WHY ARE YOU A WORLD FEDERALIST?
In 2024, while applying to the Norman Paterson School of International Affairs, Benjamin encountered Albert Einstein’s 1949 essay Why Socialism?. Reading it on a bus en route to the airport marked a turning point. The essay’s central insight—that the individual is inseparable from society – challenged the prevailing Western emphasis on radical individual primacy. He came to see how alienation, fragmentation, and conflict can emerge when personal advancement is detached from collective responsibility.

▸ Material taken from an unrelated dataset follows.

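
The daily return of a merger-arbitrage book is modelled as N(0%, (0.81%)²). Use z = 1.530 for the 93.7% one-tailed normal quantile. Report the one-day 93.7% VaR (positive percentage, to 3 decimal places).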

At the same time, he recognized that collectivism structured around narrow identities—national, ideological, or civilizational – can perpetuate an “us versus them” dynamic. Durable peace, in his view, requires an identity that transcends nationality and encompasses humanity as a whole. Einstein’s later advocacy of world federalism, grounded not in revolutionary ideology but in gradual institutional reform, offered a practical path forward.
For Benjamin, world federalism represents a health-centered approach to governance: designing institutions that reduce structural insecurity, mitigate power politics, and elevate quality of life. He believes long-term stability depends on cooperation over competition, and on building global frameworks that safeguard both individual dignity and the common good.
WHAT IS THE FUTURE YOU ARE WORKING TOWARDS?
When asked what future he is working toward, Benjamin returns to a question he has reflected on repeatedly: What, precisely, is worth striving for? Abstract phrases such as “humanity” or “nature” are insufficient on their own. For him, the objective is concrete: to maximize the quality of life for all people by expanding opportunity as broadly as possible, while advancing an ecological civilization that lives in structural harmony with the natural world.
This requires continuous institutional improvement, disciplined reform, and the courage to take decisive action when necessary. It requires crafting a social contract that simultaneously protects individual liberties and guarantees foundational entitlements—access to healthcare, food, shelter, education, due process, freedom of thought and expression, and the opportunity to pursue one’s aspirations without arbitrary constraint. He believes freedom and security are not opposites but mutually reinforcing. The task of governance is to expand both: to provide the material foundations for human flourishing while preserving the dignity and autonomy of the individual. The future he works toward is one in which cooperation replaces zero-sum competition, institutions reduce structural insecurity, and every person is afforded the opportunity to live a life of meaning, stability, and self-determined excellence.